I researched the disease and chose a local hospital with an outstanding reputation worldwide for cancer care. It’s so important to find a hospital and doctors with extensive experience treating your type of cancer, especially if it’s rare. Look for a hospital that is an NCCN affiliate for the most leading-edge treatments. If you don’t have friends who can recommend a hospital, reach out to an advocacy group. My research led me to the Anal Cancer Foundation (www.analcancerfoundation.org) and one of its co-founders, Justine Almada. That was the start of a great alliance.

The protocol for treating my diagnosis is six weeks of radiation therapy combined with chemotherapy (mine was oral). Even though I felt confident with the medical team, I got a second opinion from the head of colorectal surgery at another hospital. He agreed with the plan, and I began treatment at the first hospital.

Physically, I was capable of going to radiation therapy alone, but I wanted my friends with me. I made a calendar and scheduled a friend or two for every appointment. That way, I was just hanging out with my friends. It gave me a sense of normalcy.

My oncologist told me treatment would get tough toward the end. The radiation burns were painful. I used a lot of cream. A friend who’d also had cancer recommended keeping an aloe plant in the fridge. I’d cut off a piece and rub the liquid aloe over the raw areas. It was cool and soothing. I lost my appetite and didn’t really want to eat because it was so painful to have a bowel movement. For the last month, I took painkillers, which can cause constipation. That was a vicious cycle.

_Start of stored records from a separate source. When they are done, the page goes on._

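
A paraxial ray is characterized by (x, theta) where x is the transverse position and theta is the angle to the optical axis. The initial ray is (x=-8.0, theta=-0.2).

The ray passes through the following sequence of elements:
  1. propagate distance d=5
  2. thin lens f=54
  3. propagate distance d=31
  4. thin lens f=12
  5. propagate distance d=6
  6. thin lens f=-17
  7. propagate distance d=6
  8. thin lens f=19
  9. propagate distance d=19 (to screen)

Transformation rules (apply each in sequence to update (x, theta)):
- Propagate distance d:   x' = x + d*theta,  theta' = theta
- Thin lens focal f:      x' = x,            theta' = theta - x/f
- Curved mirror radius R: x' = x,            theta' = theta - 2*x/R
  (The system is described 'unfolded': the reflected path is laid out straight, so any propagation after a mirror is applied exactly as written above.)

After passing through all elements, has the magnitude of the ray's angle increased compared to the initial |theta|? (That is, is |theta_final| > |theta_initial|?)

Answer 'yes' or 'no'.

Initial: x=-8.0000 theta=-0.2000
After 1 (propagate distance d=5): x=-9.0000 theta=-0.2000
After 2 (thin lens f=54): x=-9.0000 theta=-1/30 (≈-0.0333)
After 3 (propagate distance d=31): x=-301/30 (≈-10.0333) theta=-1/30 (≈-0.0333)
After 4 (thin lens f=12): x=-301/30 (≈-10.0333) theta=289/360 (≈0.8028)
After 5 (propagate distance d=6): x=-313/60 (≈-5.2167) theta=289/360 (≈0.8028)
After 6 (thin lens f=-17): x=-313/60 (≈-5.2167) theta=607/1224 (≈0.4959)
After 7 (propagate distance d=6): x=-381/170 (≈-2.2412) theta=607/1224 (≈0.4959)
After 8 (thin lens f=19): x=-381/170 (≈-2.2412) theta=71381/116280 (≈0.6139)
After 9 (propagate distance d=19 (to screen)): x=11533/1224 (≈9.4224) theta=71381/116280 (≈0.6139)
|theta_initial|=0.2000 |theta_final|=71381/116280 (≈0.6139) -> increased

Answer: yes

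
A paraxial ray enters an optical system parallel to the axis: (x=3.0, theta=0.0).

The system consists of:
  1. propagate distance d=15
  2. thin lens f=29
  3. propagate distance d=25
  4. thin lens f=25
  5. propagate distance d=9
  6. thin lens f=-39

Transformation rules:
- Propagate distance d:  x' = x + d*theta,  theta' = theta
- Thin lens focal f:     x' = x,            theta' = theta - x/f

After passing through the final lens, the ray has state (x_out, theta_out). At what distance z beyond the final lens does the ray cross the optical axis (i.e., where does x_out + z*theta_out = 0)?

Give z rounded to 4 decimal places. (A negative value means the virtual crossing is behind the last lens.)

Answer: -4.8599

Derivation:
Initial: x=3.0000 theta=0.0000
After 1 (propagate distance d=15): x=3.0000 theta=0.0000
After 2 (thin lens f=29): x=3.0000 theta=-3/29 (≈-0.1034)
After 3 (propagate distance d=25): x=12/29 (≈0.4138) theta=-3/29 (≈-0.1034)
After 4 (thin lens f=25): x=12/29 (≈0.4138) theta=-0.1200
After 5 (propagate distance d=9): x=-483/725 (≈-0.6662) theta=-0.1200
After 6 (thin lens f=-39): x=-483/725 (≈-0.6662) theta=-1292/9425 (≈-0.1371)
z_focus = -x_out/theta_out = -(-483/725)/(-1292/9425) = -6279/1292 ≈ -4.8599
Rounded to 4 decimal places: z = -4.8599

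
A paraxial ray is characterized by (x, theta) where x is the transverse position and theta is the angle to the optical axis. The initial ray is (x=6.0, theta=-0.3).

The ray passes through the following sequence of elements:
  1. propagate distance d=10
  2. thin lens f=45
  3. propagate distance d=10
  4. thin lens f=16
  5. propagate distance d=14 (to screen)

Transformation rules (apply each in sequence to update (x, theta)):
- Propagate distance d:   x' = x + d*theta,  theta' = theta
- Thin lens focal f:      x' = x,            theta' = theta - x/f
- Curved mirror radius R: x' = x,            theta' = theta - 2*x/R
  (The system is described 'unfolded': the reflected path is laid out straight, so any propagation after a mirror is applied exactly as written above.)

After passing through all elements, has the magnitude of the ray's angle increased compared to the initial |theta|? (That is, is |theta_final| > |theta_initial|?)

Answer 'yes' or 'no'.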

To celebrate my last treatment, I threw a party with toilet paper centerpieces, a butt-shaped piñata with a string bikini and thank-you plaques for my doctors. Justine from the Anal Cancer Foundation spoke about HPV and the dangers of it turning into cancer, symptoms to know and the importance of vaccinating children at 11 or 12 when their bodies are most immuno-responsive.

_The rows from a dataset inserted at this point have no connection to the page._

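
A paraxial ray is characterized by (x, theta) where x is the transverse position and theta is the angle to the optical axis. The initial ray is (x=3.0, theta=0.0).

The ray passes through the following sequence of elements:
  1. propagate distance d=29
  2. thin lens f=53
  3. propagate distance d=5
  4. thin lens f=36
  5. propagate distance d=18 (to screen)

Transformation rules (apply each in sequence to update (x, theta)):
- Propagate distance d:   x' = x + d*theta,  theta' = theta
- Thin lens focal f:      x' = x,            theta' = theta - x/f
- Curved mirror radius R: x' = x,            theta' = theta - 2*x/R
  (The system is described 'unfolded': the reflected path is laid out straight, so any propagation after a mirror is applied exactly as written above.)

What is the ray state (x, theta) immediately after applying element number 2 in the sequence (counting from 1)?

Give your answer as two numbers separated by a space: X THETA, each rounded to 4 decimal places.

Answer: 3.0000 -0.0566

Derivation:
Initial: x=3.0000 theta=0.0000
After 1 (propagate distance d=29): x=3.0000 theta=0.0000
After 2 (thin lens f=53): x=3.0000 theta=-3/53 (≈-0.0566)
Rounded to 4 decimal places: x = 3.0000, theta = -0.0566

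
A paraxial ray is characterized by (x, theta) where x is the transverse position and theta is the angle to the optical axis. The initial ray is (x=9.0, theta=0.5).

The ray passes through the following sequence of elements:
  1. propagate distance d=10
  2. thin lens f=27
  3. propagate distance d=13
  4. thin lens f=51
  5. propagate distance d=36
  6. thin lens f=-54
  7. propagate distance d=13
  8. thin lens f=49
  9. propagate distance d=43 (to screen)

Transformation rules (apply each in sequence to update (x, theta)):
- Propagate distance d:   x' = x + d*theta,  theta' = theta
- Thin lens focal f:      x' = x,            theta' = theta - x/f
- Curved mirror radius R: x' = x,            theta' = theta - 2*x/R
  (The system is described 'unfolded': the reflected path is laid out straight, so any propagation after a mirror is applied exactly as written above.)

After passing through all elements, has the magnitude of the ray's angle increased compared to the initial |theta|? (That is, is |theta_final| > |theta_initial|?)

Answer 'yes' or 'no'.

Initial: x=9.0000 theta=0.5000
After 1 (propagate distance d=10): x=14.0000 theta=0.5000
After 2 (thin lens f=27): x=14.0000 theta=-1/54 (≈-0.0185)
After 3 (propagate distance d=13): x=743/54 (≈13.7593) theta=-1/54 (≈-0.0185)
After 4 (thin lens f=51): x=743/54 (≈13.7593) theta=-397/1377 (≈-0.2883)
After 5 (propagate distance d=36): x=3103/918 (≈3.3802) theta=-397/1377 (≈-0.2883)
After 6 (thin lens f=-54): x=3103/918 (≈3.3802) theta=-11189/49572 (≈-0.2257)
After 7 (propagate distance d=13): x=22105/49572 (≈0.4459) theta=-11189/49572 (≈-0.2257)
After 8 (thin lens f=49): x=22105/49572 (≈0.4459) theta=-31687/134946 (≈-0.2348)
After 9 (propagate distance d=43 (to screen)): x=-23442593/2429028 (≈-9.6510) theta=-31687/134946 (≈-0.2348)
|theta_initial|=0.5000 |theta_final|=31687/134946 (≈0.2348) -> not increased

Answer: no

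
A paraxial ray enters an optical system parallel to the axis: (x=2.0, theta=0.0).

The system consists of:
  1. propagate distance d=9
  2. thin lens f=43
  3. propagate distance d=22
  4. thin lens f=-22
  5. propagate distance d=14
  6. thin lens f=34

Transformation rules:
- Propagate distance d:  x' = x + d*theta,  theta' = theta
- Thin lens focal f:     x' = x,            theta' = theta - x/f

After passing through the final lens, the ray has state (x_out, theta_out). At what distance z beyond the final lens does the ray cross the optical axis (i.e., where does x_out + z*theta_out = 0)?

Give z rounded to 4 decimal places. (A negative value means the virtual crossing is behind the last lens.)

Answer: 31.6017

Derivation:
Initial: x=2.0000 theta=0.0000
After 1 (propagate distance d=9): x=2.0000 theta=0.0000
After 2 (thin lens f=43): x=2.0000 theta=-2/43 (≈-0.0465)
After 3 (propagate distance d=22): x=42/43 (≈0.9767) theta=-2/43 (≈-0.0465)
After 4 (thin lens f=-22): x=42/43 (≈0.9767) theta=-1/473 (≈-0.0021)
After 5 (propagate distance d=14): x=448/473 (≈0.9471) theta=-1/473 (≈-0.0021)
After 6 (thin lens f=34): x=448/473 (≈0.9471) theta=-241/8041 (≈-0.0300)
z_focus = -x_out/theta_out = -(448/473)/(-241/8041) = 7616/241 ≈ 31.6017
Rounded to 4 decimal places: z = 31.6017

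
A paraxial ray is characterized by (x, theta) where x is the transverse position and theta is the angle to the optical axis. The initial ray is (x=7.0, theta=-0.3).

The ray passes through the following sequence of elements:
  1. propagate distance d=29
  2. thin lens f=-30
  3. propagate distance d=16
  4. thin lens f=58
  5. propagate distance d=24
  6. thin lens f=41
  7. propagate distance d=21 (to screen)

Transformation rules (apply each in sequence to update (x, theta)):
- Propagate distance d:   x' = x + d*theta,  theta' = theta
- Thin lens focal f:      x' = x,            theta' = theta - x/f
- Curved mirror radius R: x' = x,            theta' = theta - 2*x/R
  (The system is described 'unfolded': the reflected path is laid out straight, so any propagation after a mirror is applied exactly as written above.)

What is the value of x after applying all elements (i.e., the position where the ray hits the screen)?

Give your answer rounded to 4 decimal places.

Initial: x=7.0000 theta=-0.3000
After 1 (propagate distance d=29): x=-1.7000 theta=-0.3000
After 2 (thin lens f=-30): x=-1.7000 theta=-107/300 (≈-0.3567)
After 3 (propagate distance d=16): x=-1111/150 (≈-7.4067) theta=-107/300 (≈-0.3567)
After 4 (thin lens f=58): x=-1111/150 (≈-7.4067) theta=-166/725 (≈-0.2290)
After 5 (propagate distance d=24): x=-56123/4350 (≈-12.9018) theta=-166/725 (≈-0.2290)
After 6 (thin lens f=41): x=-56123/4350 (≈-12.9018) theta=15287/178350 (≈0.0857)
After 7 (propagate distance d=21 (to screen)): x=-990008/89175 (≈-11.1019) theta=15287/178350 (≈0.0857)
Rounded to 4 decimal places: x = -11.1019

Answer: -11.1019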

I have follow-up appointments every three months. Now my goal is to educate and empower others and reduce the stigma surrounding anal cancer and HPV. That includes making women aware that if they’ve ever had an abnormal pap, even 25 years ago, the HPV virus is likely still in their system and can turn into cancer at any time. It can lie dormant for decades. For men, unfortunately, there is no test, and they should be aware of any changes in their head, neck or throat, since this is where it affects them. It’s important to press on, like I did, because most doctors are not experienced in detecting anal cancer. When my gynecologist did my rectal exam, she was just checking my ovaries from behind. She isn't skilled in diagnosing anal cancer. This is exactly why getting the word out about prevention, including the available tests and where to get them, is critical.

To help the cause, I reached out to celebrity (and overall wonderful person) Marcia Cross. Marcia’s willingness to discuss her anal cancer diagnosis is helping extend the reach. I also founded a nonprofit organization, The HPV Alliance. I speak candidly about my experience to inspire others to take charge of their own health. This should be a disease that no one has to die from.